A. Our evaluation framework for external investment managers features both qualitative and quantitative factors, which include the well-known components of manager assessment including organisational, talent, philosophy, sustainability, investment process and portfolio construction / risk management amongst other key elements.
Over recent years and in response to market shifts and the rise of passive and alternative strategies, we’ve deepened our lens on understanding the true sources of alpha as part of investment decision making (across several different parameters and through time) and aspire to be clearer on an investment manger’s value proposition. Our collaboration and utilisation of behavioural analytics provider Cabot/FactSet over many years now have enabled us to add deeper insight to the mosaic of equities manager evaluation.
In an increasingly disruptive, AI enabled world we have become more acutely aware of how much investment capabilities prioritise continuous improvement, including the ability to create more time for focused work. While we believe markets are inherently cyclical in nature, we believe there is an evolving premium attached to managers who can be thoughtful enough to understand how their business and investment approach may be sensitive to changes in market dynamics.
While we are not advocating managers shift respective investment approaches, we are encouraging investment managers to better articulate the value they provide. This is something that we are continually reflecting upon ourselves.
Q. Where are you seeing opportunities for growth across JANA’s various client segments, particularly in light of the continued consolidation in the superannuation sector?
A. It’s an exciting time at JANA, we see growth potential across all JANA’s client segments. These include Superannuation, Not-For-Profit, Insurance, New Zealand, Wealth as well as receiving inbound enquiries from overseas.
Acknowledging that the superannuation sector continues to consolidate, we have seen the nature and delivery of the advice we are providing changing as a function of this, forcing us to adapt with both investment specialisation and breadth, which presents both challenges and opportunities.

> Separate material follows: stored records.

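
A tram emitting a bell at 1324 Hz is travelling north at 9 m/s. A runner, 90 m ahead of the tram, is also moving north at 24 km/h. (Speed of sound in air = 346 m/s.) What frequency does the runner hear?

24 km/h = 6.667 m/s.
The runner is ahead, so the tram is moving toward it while the runner is moving away from the tram.
General Doppler shift: f' = f · (v − v_o)/(v − v_s).
f' = 1324 × (346 − 6.667)/(346 − 9) = 1324 × 339.33/337 ≈ 1333 Hz.

1333 Hz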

While this requires an agile workforce with both differentiated thinking and ability, it has required us to double down on process and decision-making improvement. As a 100% employee-owned investment consulting firm, we have been well placed and incentivised to continuously improve, develop ourselves and adapt to what clients want, which may be a shift from the traditional retainer-based assignments to governance and project-based engagements.
We’re adapting by finding ways to both scale research and insights but also ensuring high quality and customisation. At the end of the day, our focus is on deepening relationships with our client partners and delivering tailored advice that resonates in a more competitive and fragmented market. This approach positions us to support clients through change, while driving sustainable growth.

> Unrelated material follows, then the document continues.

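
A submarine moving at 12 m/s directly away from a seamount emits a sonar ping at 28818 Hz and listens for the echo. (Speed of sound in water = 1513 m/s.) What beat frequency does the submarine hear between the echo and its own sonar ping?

454 Hz

The seamount receives the sound from a moving source: f₁ = f₀ · v/(v + v_e) = 28818 × 1513/1525 ≈ 28591 Hz.
On the return leg the submarine is a moving observer: f₂ = f₁ · (v − v_e)/v = 28591 × 1501/1513 ≈ 28364 Hz.
Beat against the emitted tone: |f₂ − f₀| = 2v_e·f₀/(v + v_e) = 2 × 12 × 28818/1525 ≈ 454 Hz.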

Matthew Gadsden, Head of Research Execution, Principal Consultant, JANA Investment Advisers
Matthew (Matt) Gadsden is a Principal Consultant and JANA’s Head of Research Execution. Matt is responsible for leveraging JANA’s research expertise to drive value creation through the evolution of investment advice and thought leadership, elevating client performance outcomes across JANA’s diverse client base.
Matt has previously led JANA’s Global Equities Research Team, served as the Chair of JANA’s Implemented Consulting (Platform) Investment Committee, is a member of JANA’s Capital Markets Committee and actively consults to a range of Super and non-Super Advisory and Implemented Consulting clients.
Prior to joining JANA in January 2012, Matt worked at Plum Financial Services as a Pricing and Strategy Analyst providing pricing analysis and strategic direction to the Plum Leadership Team. Matt holds a Bachelor of Business (Economics & Finance) from RMIT University and a Master of Applied Finance from Macquarie University.